— Что̀ ж, соколик, ведь это не швальня, и струмента настоящего нет; а сказано: без снасти и вша не убьешь, — говорил Платон, кругло улыбаясь и видимо сам радуясь на свою работу.
— C’est bien, c’est bien, merci, mais vous devez avoir de la toile de reste,[80] — сказал француз.
— Она еще ладнее будет, как ты на тело-то наденешь, — говорил Каратаев, продолжая радоваться на свое произведение. — Вот и хорошо и приятно будет…
— Merci, merci, mon vieux, le reste?.. — повторил француз, улыбаясь и, достав ассигнацию, дал Каратаеву, — mais le reste…[81]
Пьер видел, что Платон не хотел понимать того, что̀ говорил француз, и, не вмешиваясь, смотрел на них. Каратаев поблагодарил за деньги и продолжал любоваться своею работой. Француз настаивал на остатках и попросил Пьера перевести то, что̀ он говорил.
— На что́ же ему остатки-то? — сказал Каратаев. — Нам подверточки-то важные бы вышли. Ну, да Бог с ним. — И Каратаев с вдруг изменившимся, грустным лицом достал из-за пазухи сверточек обрезков, и не глядя на него, подал французу. — Эх ма! — проговорил Каратаев и пошел назад. Француз поглядел на полотно, задумался, взглянул вопросительно на Пьера, и как будто взгляд Пьера что-то сказал ему:
— Platoche, dites donc, Platoche, — вдруг покраснев, крикнул француз пискливым голосом. — Gardez pour vous,[82] — сказал он, подавая обрезки, повернулся и ушел.
— Вот поди ты, — сказал Каратаев, покачивая головой. Говорят нехристи, а тоже душа есть. — То-то старички говаривали: потная рука таровата, сухая неподатлива. Сам голый, а вот отдал же. — Каратаев, задумчиво улыбаясь и глядя на обрезки, помолчал несколько времени. — А подверточки, дружок, важнеющие выдут, — сказал он и вернулся в балаган.
XII.
Прошло четыре недели с тех пор, как Пьер был в плену. Несмотря на то, что французы предлагали перевести его из солдатского балагана в офицерский, он остался в том балагане, в который поступил с первого дня.

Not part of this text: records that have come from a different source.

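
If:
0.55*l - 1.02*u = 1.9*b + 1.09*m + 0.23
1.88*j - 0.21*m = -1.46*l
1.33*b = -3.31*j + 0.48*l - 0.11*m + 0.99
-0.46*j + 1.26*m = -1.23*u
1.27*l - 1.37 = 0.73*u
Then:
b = -0.27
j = 0.32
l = -0.11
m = 2.13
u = -2.06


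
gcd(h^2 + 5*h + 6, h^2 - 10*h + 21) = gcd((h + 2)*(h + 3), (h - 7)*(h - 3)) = 1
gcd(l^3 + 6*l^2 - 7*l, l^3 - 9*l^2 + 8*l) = l^2 - l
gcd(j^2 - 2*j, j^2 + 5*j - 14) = j - 2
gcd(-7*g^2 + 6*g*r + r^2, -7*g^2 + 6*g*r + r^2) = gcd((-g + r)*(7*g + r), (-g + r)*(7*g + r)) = -7*g^2 + 6*g*r + r^2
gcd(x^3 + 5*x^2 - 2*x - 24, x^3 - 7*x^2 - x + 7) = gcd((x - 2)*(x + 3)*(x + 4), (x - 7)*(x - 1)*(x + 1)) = 1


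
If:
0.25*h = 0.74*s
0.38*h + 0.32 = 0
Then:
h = -0.84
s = -0.28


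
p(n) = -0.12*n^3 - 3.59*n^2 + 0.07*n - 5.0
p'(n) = -0.36*n^2 - 7.18*n + 0.07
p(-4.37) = -63.85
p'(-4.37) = 24.57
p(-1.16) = -9.72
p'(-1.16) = 7.91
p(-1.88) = -17.02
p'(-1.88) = 12.30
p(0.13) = -5.05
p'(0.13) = -0.87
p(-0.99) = -8.47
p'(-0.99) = 6.83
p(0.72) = -6.86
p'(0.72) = -5.29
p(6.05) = -162.55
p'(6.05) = -56.55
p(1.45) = -12.81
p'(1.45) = -11.10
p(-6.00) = -108.74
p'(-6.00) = 30.19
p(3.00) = -40.34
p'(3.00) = -24.71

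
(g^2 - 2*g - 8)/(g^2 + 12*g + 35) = (g^2 - 2*g - 8)/(g^2 + 12*g + 35)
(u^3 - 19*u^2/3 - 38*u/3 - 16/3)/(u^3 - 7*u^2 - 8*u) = (u + 2/3)/u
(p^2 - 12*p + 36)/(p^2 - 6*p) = (p - 6)/p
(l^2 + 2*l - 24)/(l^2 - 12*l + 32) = (l + 6)/(l - 8)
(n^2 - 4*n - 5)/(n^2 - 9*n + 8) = (n^2 - 4*n - 5)/(n^2 - 9*n + 8)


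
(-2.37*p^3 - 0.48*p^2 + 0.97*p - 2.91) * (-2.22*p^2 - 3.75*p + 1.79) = 5.2614*p^5 + 9.9531*p^4 - 4.5957*p^3 + 1.9635*p^2 + 12.6488*p - 5.2089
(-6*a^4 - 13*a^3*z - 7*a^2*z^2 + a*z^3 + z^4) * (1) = -6*a^4 - 13*a^3*z - 7*a^2*z^2 + a*z^3 + z^4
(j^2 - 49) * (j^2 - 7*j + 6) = j^4 - 7*j^3 - 43*j^2 + 343*j - 294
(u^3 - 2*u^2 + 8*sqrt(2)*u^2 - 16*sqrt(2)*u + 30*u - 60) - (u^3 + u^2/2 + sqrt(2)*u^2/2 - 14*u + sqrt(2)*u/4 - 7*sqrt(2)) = -5*u^2/2 + 15*sqrt(2)*u^2/2 - 65*sqrt(2)*u/4 + 44*u - 60 + 7*sqrt(2)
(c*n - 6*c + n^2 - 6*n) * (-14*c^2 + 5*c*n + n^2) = -14*c^3*n + 84*c^3 - 9*c^2*n^2 + 54*c^2*n + 6*c*n^3 - 36*c*n^2 + n^4 - 6*n^3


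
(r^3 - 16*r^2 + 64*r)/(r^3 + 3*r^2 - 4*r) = (r^2 - 16*r + 64)/(r^2 + 3*r - 4)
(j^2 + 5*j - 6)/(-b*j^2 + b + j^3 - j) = (-j - 6)/(b*j + b - j^2 - j)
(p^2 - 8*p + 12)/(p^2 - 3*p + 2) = (p - 6)/(p - 1)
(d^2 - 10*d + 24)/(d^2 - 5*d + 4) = (d - 6)/(d - 1)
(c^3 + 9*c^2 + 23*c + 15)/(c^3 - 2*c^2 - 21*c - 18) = (c + 5)/(c - 6)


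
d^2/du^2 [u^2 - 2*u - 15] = 2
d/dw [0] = 0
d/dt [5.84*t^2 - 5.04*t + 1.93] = 11.68*t - 5.04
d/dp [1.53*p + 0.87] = 1.53000000000000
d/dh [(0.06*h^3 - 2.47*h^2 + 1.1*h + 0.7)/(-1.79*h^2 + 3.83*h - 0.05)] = (-0.1074*h^4 + 0.459599999999998*h^3 - 7.5001*h^2 + 2.753*h - 2.736)/(3.2041*h^4 - 13.7114*h^3 + 14.8479*h^2 - 0.383*h + 0.0025)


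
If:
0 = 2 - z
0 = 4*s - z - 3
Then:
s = 5/4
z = 2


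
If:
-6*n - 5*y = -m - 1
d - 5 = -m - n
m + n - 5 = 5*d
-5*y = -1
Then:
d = 0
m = 30/7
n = 5/7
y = 1/5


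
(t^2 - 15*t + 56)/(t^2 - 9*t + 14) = (t - 8)/(t - 2)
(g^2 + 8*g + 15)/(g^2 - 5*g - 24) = (g + 5)/(g - 8)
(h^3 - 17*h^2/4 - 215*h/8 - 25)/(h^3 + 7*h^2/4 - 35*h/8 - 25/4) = (h - 8)/(h - 2)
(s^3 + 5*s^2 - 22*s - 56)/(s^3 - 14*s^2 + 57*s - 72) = (s^3 + 5*s^2 - 22*s - 56)/(s^3 - 14*s^2 + 57*s - 72)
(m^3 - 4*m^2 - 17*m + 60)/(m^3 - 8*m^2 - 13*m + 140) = (m - 3)/(m - 7)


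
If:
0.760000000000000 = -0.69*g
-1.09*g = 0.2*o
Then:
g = -1.10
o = 6.00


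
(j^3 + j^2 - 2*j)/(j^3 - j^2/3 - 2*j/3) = 3*(j + 2)/(3*j + 2)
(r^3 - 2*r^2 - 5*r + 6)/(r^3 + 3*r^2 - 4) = (r - 3)/(r + 2)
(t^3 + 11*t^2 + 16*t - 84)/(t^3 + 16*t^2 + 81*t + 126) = (t - 2)/(t + 3)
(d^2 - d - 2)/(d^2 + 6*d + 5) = (d - 2)/(d + 5)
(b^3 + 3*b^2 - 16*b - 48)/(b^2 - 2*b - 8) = (b^2 + 7*b + 12)/(b + 2)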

В разоренной и сожженной Москве Пьер испытал почти крайние пределы лишений, которые может переносить человек; но, благодаря своему сильному сложению и здоровью, которого он не сознавал до сих пор и в особенности благодаря тому, что эти лишения подходили так незаметно, что нельзя было сказать, когда они начались, он переносил не только легко, но и радостно свое положение. И именно в это-то самое время он получил то спокойствие и довольство собой, к которым он тщетно стремился прежде. Он долго в своей жизни искал с разных сторон этого успокоения, согласия с самим собою, того, что̀ так поразило его в солдатах в Бородинском сражении — он искал этого в филантропии, в масонстве, в рассеянии светской жизни, в вине, в геройском подвиге самопожертвования, в романтической любви к Наташе; он искал этого путем мысли, и все эти искания и попытки обманули его. И он, сам не думая о том, получил это успокоение и это согласие с самим собою только через ужас смерти, через лишения и через то, что̀ он понял в Каратаеве. Те страшные минуты, которые он пережил во время казни, как будто смыли навсегда из его воображения и воспоминания тревожные мысли и чувства, прежде казавшиеся ему важными. Ему не приходило и мысли ни о России, ни о войне, ни о политике, ни о Наполеоне. Ему очевидно было, что всё это не касалось его, что он не призван был и потому не мог судить обо всем этом. «России да лету — союзу нету», повторял он слова Каратаева, и эти слова странно успокоивали его. Ему казалось теперь непонятным и даже смешным его намерение убить Наполеона и его вычисления о кабалистическом числе и звере Апокалипсиса. Озлобление его против жены и тревога о том, чтобы не было посрамлено его имя, теперь казались ему не только ничтожны, но забавны. Что̀ ему было за дело до того, что эта женщина вела там где-то ту жизнь, которая ей нравилась? Кому, в особенности ему, какое дело было до того, что узнают или не узнают, что имя их пленного было граф Безухов?